15Si des arguments en faveur d’un élargissement du champ de l’UES ont ainsi été détectés dans la loi, plus audacieusement encore, une partie de la doctrine s’est dite favorable à une totale extension du “périmètre des droits individuels et collectifs des salariés à toute la structure de l’UES en gommant les frontières, par hypothèse transparentes, des entités intermédiaires” (afin que chaque salarié puisse bénéficier) “des avantages d’une plus grande entreprise”36. Ainsi, pour certains - “la reconnaissance d’une unité économique et sociale (exprimant) la réalité d’une entreprise unique au regard du droit du travail” - (il s’agit là d’une) “réalité dont il y a lieu de tirer toutes les conséquences”37.
16Dans une décision rendue le 16 décembre 2008, la Cour de cassation a cependant refusé de franchir ce pas majeur qu’aurait constitué l’octroi de la personnalité juridique -et donc de la qualité d’employeur - à l’UES38. En effet, cette décision souligne d’abord que, “si la reconnaissance d’une UES permet l’expression collective de l’intérêt des travailleurs appartenant à cette collectivité, elle ne se substitue pas aux entités juridiques qui la composent, de sorte qu’elle n’a pas la personnalité morale”. Puis, et alors même que l’UES s’était vue attribuer la qualité d’employeur par voie conventionnelle, cette décision relève que, “si un accord collectif reconnaissant une UES peut étendre ses effets au-delà des institutions représentatives du personnel et créer des obligations pour les différentes entités juridiques composant l’UES, il ne peut faire d’une unité économique et sociale l’employeur des salariés”. Dans ces conditions, il est certain que l’employeur pouvant, seul, avoir la qualité de débiteur à l’égard du salarié, toute action contre l’UES se trouve exclue, de même qu’à elle seule, l’appartenance à une UES ne saurait autoriser un salarié à agir contre d’autres personnes que son propre employeur.
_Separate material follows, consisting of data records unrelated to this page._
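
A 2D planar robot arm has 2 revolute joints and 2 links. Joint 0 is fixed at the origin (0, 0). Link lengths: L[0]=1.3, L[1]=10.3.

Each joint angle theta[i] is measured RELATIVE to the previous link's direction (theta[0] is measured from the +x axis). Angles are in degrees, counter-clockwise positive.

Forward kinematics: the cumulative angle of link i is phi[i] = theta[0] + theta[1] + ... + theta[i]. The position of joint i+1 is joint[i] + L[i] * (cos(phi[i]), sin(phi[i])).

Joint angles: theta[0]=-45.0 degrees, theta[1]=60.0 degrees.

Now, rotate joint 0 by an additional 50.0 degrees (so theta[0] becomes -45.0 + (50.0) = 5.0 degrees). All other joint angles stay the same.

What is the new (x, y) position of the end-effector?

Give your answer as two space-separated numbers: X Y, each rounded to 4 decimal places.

Answer: 5.6480 9.4483

Derivation:
joint[0] = (0.0000, 0.0000)  (base)
link 0: phi[0] = 5 = 5 deg
  cos(5 deg) = 0.9962, sin(5 deg) = 0.0872
  joint[1] = (0.0000, 0.0000) + 1.3 * (0.9962, 0.0872) = (0.0000 + 1.2951, 0.0000 + 0.1133) = (1.2951, 0.1133)
link 1: phi[1] = 5 + 60 = 65 deg
  cos(65 deg) = 0.4226, sin(65 deg) = 0.9063
  joint[2] = (1.2951, 0.1133) + 10.3 * (0.4226, 0.9063) = (1.2951 + 4.3530, 0.1133 + 9.3350) = (5.6480, 9.4483)
End effector: (5.6480, 9.4483)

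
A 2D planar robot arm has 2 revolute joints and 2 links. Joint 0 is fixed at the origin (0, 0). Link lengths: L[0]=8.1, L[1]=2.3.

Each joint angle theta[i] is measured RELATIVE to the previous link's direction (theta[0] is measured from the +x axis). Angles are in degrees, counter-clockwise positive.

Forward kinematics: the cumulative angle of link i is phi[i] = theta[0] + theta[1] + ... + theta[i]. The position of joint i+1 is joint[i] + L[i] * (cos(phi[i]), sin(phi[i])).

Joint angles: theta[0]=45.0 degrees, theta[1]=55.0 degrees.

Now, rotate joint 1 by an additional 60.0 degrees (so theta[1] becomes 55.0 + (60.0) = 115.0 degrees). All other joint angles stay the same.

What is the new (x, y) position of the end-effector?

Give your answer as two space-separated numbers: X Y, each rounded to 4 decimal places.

Answer: 3.5663 6.5142

Derivation:
joint[0] = (0.0000, 0.0000)  (base)
link 0: phi[0] = 45 = 45 deg
  cos(45 deg) = 0.7071, sin(45 deg) = 0.7071
  joint[1] = (0.0000, 0.0000) + 8.1 * (0.7071, 0.7071) = (0.0000 + 5.7276, 0.0000 + 5.7276) = (5.7276, 5.7276)
link 1: phi[1] = 45 + 115 = 160 deg
  cos(160 deg) = -0.9397, sin(160 deg) = 0.3420
  joint[2] = (5.7276, 5.7276) + 2.3 * (-0.9397, 0.3420) = (5.7276 + -2.1613, 5.7276 + 0.7866) = (3.5663, 6.5142)
End effector: (3.5663, 6.5142)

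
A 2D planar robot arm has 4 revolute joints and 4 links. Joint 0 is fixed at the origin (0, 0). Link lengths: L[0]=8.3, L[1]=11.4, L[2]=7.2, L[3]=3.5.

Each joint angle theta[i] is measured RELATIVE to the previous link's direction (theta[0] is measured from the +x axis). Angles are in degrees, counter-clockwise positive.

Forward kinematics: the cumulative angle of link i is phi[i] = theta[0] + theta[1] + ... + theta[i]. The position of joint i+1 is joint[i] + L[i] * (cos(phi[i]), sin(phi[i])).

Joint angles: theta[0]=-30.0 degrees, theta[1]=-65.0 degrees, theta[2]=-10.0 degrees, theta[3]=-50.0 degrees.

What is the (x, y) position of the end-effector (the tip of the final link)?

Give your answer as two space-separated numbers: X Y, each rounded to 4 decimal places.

Answer: 1.1589 -23.9404

Derivation:
joint[0] = (0.0000, 0.0000)  (base)
link 0: phi[0] = -30 = -30 deg
  cos(-30 deg) = 0.8660, sin(-30 deg) = -0.5000
  joint[1] = (0.0000, 0.0000) + 8.3 * (0.8660, -0.5000) = (0.0000 + 7.1880, 0.0000 + -4.1500) = (7.1880, -4.1500)
link 1: phi[1] = -30 + -65 = -95 deg
  cos(-95 deg) = -0.0872, sin(-95 deg) = -0.9962
  joint[2] = (7.1880, -4.1500) + 11.4 * (-0.0872, -0.9962) = (7.1880 + -0.9936, -4.1500 + -11.3566) = (6.1944, -15.5066)
link 2: phi[2] = -30 + -65 + -10 = -105 deg
  cos(-105 deg) = -0.2588, sin(-105 deg) = -0.9659
  joint[3] = (6.1944, -15.5066) + 7.2 * (-0.2588, -0.9659) = (6.1944 + -1.8635, -15.5066 + -6.9547) = (4.3309, -22.4613)
link 3: phi[3] = -30 + -65 + -10 + -50 = -155 deg
  cos(-155 deg) = -0.9063, sin(-155 deg) = -0.4226
  joint[4] = (4.3309, -22.4613) + 3.5 * (-0.9063, -0.4226) = (4.3309 + -3.1721, -22.4613 + -1.4792) = (1.1589, -23.9404)
End effector: (1.1589, -23.9404)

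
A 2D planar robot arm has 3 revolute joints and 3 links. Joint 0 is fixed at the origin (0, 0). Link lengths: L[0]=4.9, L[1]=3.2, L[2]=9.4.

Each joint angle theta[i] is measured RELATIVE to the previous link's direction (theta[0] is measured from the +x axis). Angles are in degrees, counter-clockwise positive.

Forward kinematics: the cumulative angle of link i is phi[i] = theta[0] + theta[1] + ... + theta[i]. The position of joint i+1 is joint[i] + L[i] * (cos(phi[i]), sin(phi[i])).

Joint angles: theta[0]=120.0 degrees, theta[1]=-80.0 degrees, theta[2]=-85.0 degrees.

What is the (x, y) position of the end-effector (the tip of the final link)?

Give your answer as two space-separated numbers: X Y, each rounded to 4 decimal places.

joint[0] = (0.0000, 0.0000)  (base)
link 0: phi[0] = 120 = 120 deg
  cos(120 deg) = -0.5000, sin(120 deg) = 0.8660
  joint[1] = (0.0000, 0.0000) + 4.9 * (-0.5000, 0.8660) = (0.0000 + -2.4500, 0.0000 + 4.2435) = (-2.4500, 4.2435)
link 1: phi[1] = 120 + -80 = 40 deg
  cos(40 deg) = 0.7660, sin(40 deg) = 0.6428
  joint[2] = (-2.4500, 4.2435) + 3.2 * (0.7660, 0.6428) = (-2.4500 + 2.4513, 4.2435 + 2.0569) = (0.0013, 6.3004)
link 2: phi[2] = 120 + -80 + -85 = -45 deg
  cos(-45 deg) = 0.7071, sin(-45 deg) = -0.7071
  joint[3] = (0.0013, 6.3004) + 9.4 * (0.7071, -0.7071) = (0.0013 + 6.6468, 6.3004 + -6.6468) = (6.6481, -0.3464)
End effector: (6.6481, -0.3464)

Answer: 6.6481 -0.3464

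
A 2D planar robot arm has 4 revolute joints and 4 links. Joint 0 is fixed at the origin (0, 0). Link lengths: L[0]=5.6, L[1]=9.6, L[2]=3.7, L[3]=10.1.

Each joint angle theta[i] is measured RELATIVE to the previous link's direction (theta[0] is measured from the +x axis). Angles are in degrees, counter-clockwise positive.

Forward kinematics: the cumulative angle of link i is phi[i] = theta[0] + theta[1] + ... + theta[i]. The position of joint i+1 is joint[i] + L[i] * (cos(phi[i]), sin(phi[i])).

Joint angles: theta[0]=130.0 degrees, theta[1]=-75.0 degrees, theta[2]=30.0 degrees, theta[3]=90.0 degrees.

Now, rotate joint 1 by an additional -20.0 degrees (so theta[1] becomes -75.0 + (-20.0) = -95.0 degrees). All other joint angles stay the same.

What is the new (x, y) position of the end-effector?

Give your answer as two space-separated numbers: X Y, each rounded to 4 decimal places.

joint[0] = (0.0000, 0.0000)  (base)
link 0: phi[0] = 130 = 130 deg
  cos(130 deg) = -0.6428, sin(130 deg) = 0.7660
  joint[1] = (0.0000, 0.0000) + 5.6 * (-0.6428, 0.7660) = (0.0000 + -3.5996, 0.0000 + 4.2898) = (-3.5996, 4.2898)
link 1: phi[1] = 130 + -95 = 35 deg
  cos(35 deg) = 0.8192, sin(35 deg) = 0.5736
  joint[2] = (-3.5996, 4.2898) + 9.6 * (0.8192, 0.5736) = (-3.5996 + 7.8639, 4.2898 + 5.5063) = (4.2642, 9.7962)
link 2: phi[2] = 130 + -95 + 30 = 65 deg
  cos(65 deg) = 0.4226, sin(65 deg) = 0.9063
  joint[3] = (4.2642, 9.7962) + 3.7 * (0.4226, 0.9063) = (4.2642 + 1.5637, 9.7962 + 3.3533) = (5.8279, 13.1495)
link 3: phi[3] = 130 + -95 + 30 + 90 = 155 deg
  cos(155 deg) = -0.9063, sin(155 deg) = 0.4226
  joint[4] = (5.8279, 13.1495) + 10.1 * (-0.9063, 0.4226) = (5.8279 + -9.1537, 13.1495 + 4.2684) = (-3.3258, 17.4180)
End effector: (-3.3258, 17.4180)

Answer: -3.3258 17.4180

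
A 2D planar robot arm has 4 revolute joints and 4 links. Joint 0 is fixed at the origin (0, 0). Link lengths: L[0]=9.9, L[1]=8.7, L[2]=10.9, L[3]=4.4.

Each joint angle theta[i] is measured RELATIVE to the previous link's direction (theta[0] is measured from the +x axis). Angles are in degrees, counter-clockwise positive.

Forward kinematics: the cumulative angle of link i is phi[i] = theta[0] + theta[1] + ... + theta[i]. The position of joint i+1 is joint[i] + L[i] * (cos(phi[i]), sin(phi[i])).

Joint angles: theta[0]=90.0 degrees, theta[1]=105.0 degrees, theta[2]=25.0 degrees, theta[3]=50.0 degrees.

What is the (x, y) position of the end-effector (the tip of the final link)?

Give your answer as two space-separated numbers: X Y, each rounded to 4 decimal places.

joint[0] = (0.0000, 0.0000)  (base)
link 0: phi[0] = 90 = 90 deg
  cos(90 deg) = 0.0000, sin(90 deg) = 1.0000
  joint[1] = (0.0000, 0.0000) + 9.9 * (0.0000, 1.0000) = (0.0000 + 0.0000, 0.0000 + 9.9000) = (0.0000, 9.9000)
link 1: phi[1] = 90 + 105 = 195 deg
  cos(195 deg) = -0.9659, sin(195 deg) = -0.2588
  joint[2] = (0.0000, 9.9000) + 8.7 * (-0.9659, -0.2588) = (0.0000 + -8.4036, 9.9000 + -2.2517) = (-8.4036, 7.6483)
link 2: phi[2] = 90 + 105 + 25 = 220 deg
  cos(220 deg) = -0.7660, sin(220 deg) = -0.6428
  joint[3] = (-8.4036, 7.6483) + 10.9 * (-0.7660, -0.6428) = (-8.4036 + -8.3499, 7.6483 + -7.0064) = (-16.7534, 0.6419)
link 3: phi[3] = 90 + 105 + 25 + 50 = 270 deg
  cos(270 deg) = -0.0000, sin(270 deg) = -1.0000
  joint[4] = (-16.7534, 0.6419) + 4.4 * (-0.0000, -1.0000) = (-16.7534 + -0.0000, 0.6419 + -4.4000) = (-16.7534, -3.7581)
End effector: (-16.7534, -3.7581)

Answer: -16.7534 -3.7581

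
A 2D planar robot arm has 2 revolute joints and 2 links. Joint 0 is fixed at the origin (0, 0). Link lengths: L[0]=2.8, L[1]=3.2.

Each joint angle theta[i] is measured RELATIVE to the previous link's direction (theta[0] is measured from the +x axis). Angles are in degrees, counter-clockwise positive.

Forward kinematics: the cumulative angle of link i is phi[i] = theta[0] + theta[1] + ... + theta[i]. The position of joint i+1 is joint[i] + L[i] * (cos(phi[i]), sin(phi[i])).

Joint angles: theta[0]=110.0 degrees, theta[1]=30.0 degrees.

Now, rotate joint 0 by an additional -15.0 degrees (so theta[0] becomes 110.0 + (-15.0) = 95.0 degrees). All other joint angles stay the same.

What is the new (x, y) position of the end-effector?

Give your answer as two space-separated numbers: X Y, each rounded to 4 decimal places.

joint[0] = (0.0000, 0.0000)  (base)
link 0: phi[0] = 95 = 95 deg
  cos(95 deg) = -0.0872, sin(95 deg) = 0.9962
  joint[1] = (0.0000, 0.0000) + 2.8 * (-0.0872, 0.9962) = (0.0000 + -0.2440, 0.0000 + 2.7893) = (-0.2440, 2.7893)
link 1: phi[1] = 95 + 30 = 125 deg
  cos(125 deg) = -0.5736, sin(125 deg) = 0.8192
  joint[2] = (-0.2440, 2.7893) + 3.2 * (-0.5736, 0.8192) = (-0.2440 + -1.8354, 2.7893 + 2.6213) = (-2.0795, 5.4106)
End effector: (-2.0795, 5.4106)

Answer: -2.0795 5.4106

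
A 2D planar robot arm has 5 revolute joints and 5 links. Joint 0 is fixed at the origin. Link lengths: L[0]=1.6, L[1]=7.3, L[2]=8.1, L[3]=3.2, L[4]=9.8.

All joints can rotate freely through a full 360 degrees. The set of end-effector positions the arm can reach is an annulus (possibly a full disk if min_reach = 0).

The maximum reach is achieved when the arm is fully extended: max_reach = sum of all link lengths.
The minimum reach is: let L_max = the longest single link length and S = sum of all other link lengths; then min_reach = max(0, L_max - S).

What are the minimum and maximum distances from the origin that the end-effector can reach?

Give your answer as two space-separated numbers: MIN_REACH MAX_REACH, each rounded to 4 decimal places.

Answer: 0.0000 30.0000

Derivation:
Link lengths: [1.6, 7.3, 8.1, 3.2, 9.8]
max_reach = 1.6 + 7.3 + 8.1 + 3.2 + 9.8 = 30
L_max = max([1.6, 7.3, 8.1, 3.2, 9.8]) = 9.8
S (sum of others) = 30 - 9.8 = 20.2
min_reach = max(0, 9.8 - 20.2) = max(0, -10.4) = 0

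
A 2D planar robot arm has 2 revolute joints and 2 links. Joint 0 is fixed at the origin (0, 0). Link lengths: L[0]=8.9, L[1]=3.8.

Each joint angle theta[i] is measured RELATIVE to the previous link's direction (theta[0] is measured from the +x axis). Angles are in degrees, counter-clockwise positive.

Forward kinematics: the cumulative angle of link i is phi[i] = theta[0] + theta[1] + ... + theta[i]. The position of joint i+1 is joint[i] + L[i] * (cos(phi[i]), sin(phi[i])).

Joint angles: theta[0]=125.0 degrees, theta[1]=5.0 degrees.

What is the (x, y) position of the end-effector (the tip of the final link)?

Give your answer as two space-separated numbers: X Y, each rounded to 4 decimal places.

joint[0] = (0.0000, 0.0000)  (base)
link 0: phi[0] = 125 = 125 deg
  cos(125 deg) = -0.5736, sin(125 deg) = 0.8192
  joint[1] = (0.0000, 0.0000) + 8.9 * (-0.5736, 0.8192) = (0.0000 + -5.1048, 0.0000 + 7.2905) = (-5.1048, 7.2905)
link 1: phi[1] = 125 + 5 = 130 deg
  cos(130 deg) = -0.6428, sin(130 deg) = 0.7660
  joint[2] = (-5.1048, 7.2905) + 3.8 * (-0.6428, 0.7660) = (-5.1048 + -2.4426, 7.2905 + 2.9110) = (-7.5474, 10.2014)
End effector: (-7.5474, 10.2014)

Answer: -7.5474 10.2014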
En effet, les sociétés qu’elle regroupe ne sauraient être qualifiés de coemployeurs : telle est la solution retenue par la Cour de Cassation selon laquelle “le salarié d’une entreprise, ferait-elle partie d’un groupe, ne peut diriger une demande salariale que contre son employeur”39.
17Dés lors, il en résulte qu’en cas de licenciement économique, “les obligations prévues par le code du travail (…) ne pèsent que sur (l’employeur) et qu’en conséquence, les salariés licenciés ne peuvent diriger une action indemnitaire contre une même entité du même groupe au titre d’un manquement à l’obligation de reclassement ou en raison d’une insuffisance du PSE”40. Voilà pourquoi “cet employeur doit, en principe, supporter seul toute la charge des obligations liées à des licenciements économiques et celle des sanctions parfois lourdes (nullité) qui en résultent, alors même que les décisions qu’il applique sont prises par d’autres en d’autres lieux sans qu’il en soit en mesure de les infléchir”. En effet, et “même s’il ne dispose, dans les faits, que d’un pouvoir réduit en raison du contrôle auquel est soumise son activité, l’employeur est considéré comme le seul décideur au regard du droit du licenciement et sa dépendance à l’égard d’une autre entité ne saurait l’exonérer de ses obligations légales”41.
18C’est dans ce contexte42 – et puisque l’UES n’a pas la personnalité juridique43 - qu’a été (re)découvert le concept de co-employeur lequel - s’il n’a pas pour objet de contribuer à une recomposition de l’entreprise au-delà des frontières juridiques - risque, en revanche, de déstabiliser les groupes de sociétés par la négation des frontières juridiques qu’il implique.
II – LE CO-EMPLOI, FACTEUR DE DESTABILISATION DES GROUPES DE SOCIETES ?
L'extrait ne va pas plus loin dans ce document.